For the sake of fairness, I'll also note that Tom Benjey, who published a book in 2006 called Keep A-Goin': The Life of Lone Star Dietz, disagreed with many of her points, with his central claim being that there were enough unknown gaps in Dietz' life that it's impossible to disprove whether he was an American Indian or not. "I don't think there's really any doubt that he was convinced," Benjey said in the same Baltimore Sun article. "White people at that time had no reason to take on an Indian identity. He would've had a whole lot easier life if he didn't. ... To me, the central point with the naming issue is that Marshall thought he was Indian. Whether he was or not, maybe that doesn't matter so much."
Maybe that was true at the time. And maybe back in 1933, "Redskins" was really intended to be an appropriate tribute to a Native American. But times change, and even if Dietz was truly a descendant of the Sioux tribe, that tenuous linkage is an extremely flimsy reason to stick with the name 80 years later. After all, so much has changed in the eight decades since the Redskins first launched onto the scene. Back then, it was still acceptable to portray Native Americans as brutal savages who many years ago had threatened the sanctity of the White Man as He peacefully arrived on the U.S. shores from Europe. Nowadays, we recognize that characterization to be a shameful hoax -- that in reality, it was the White Man that invaded the peaceful Native Americans and nearly wiped them off the face of the Earth by murdering them.

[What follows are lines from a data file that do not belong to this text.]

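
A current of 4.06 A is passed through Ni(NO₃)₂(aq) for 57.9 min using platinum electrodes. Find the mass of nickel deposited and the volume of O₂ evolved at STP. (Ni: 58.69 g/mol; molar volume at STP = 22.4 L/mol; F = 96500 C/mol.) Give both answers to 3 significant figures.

Q = 4.06 × 3474 = 14100 C; n(e⁻) = 14100 / 96500 = 0.1461 mol
Cathode: Ni²⁺ + 2e⁻ → Ni → n(Ni) = 0.1461/2 = 0.07305 mol → 4.29 g
Anode: 2H₂O → O₂ + 4H⁺ + 4e⁻ → n(O₂) = 0.1461/4 = 0.03653 mol → 0.818 L

4.29 g Ni; 0.818 L O₂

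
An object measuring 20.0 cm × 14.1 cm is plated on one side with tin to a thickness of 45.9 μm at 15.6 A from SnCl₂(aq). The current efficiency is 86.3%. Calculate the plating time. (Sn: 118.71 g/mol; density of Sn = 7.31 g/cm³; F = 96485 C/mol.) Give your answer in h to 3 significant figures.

0.317 h

Plated area = 20.0 × 14.1 = 282.0 cm²
Volume = 282.0 × 45.9×10⁻⁴ cm = 1.294 cm³
m(Sn) = 1.294 × 7.31 = 9.459 g
n(Sn) = 9.459 / 118.71 = 0.07968 mol; n(e⁻) = 2 × 0.07968 = 0.1594 mol
Q = 0.1594 × 96485 / 0.863 = 17820 C
t = 17820 / 15.6 = 1142 s = 0.317 h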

In 2013, it's very hard to justify the name "Redskins," least of all because the name itself appears to have been built on a lie. The United States should do everything it can to appease the Native American people after all they've been through for so many years. The very least Dan Snyder can do, as a show of good faith, is to change the name, if only to appeal to the 9% of offended Native Americans who have every reason in the world to feel that the slur is an unsuitable name for a local sports team -- let alone the primary sports team of the nation's capital.
And with any luck, by the time it's 2023, the Washington football team won't be the "Redskins" at all.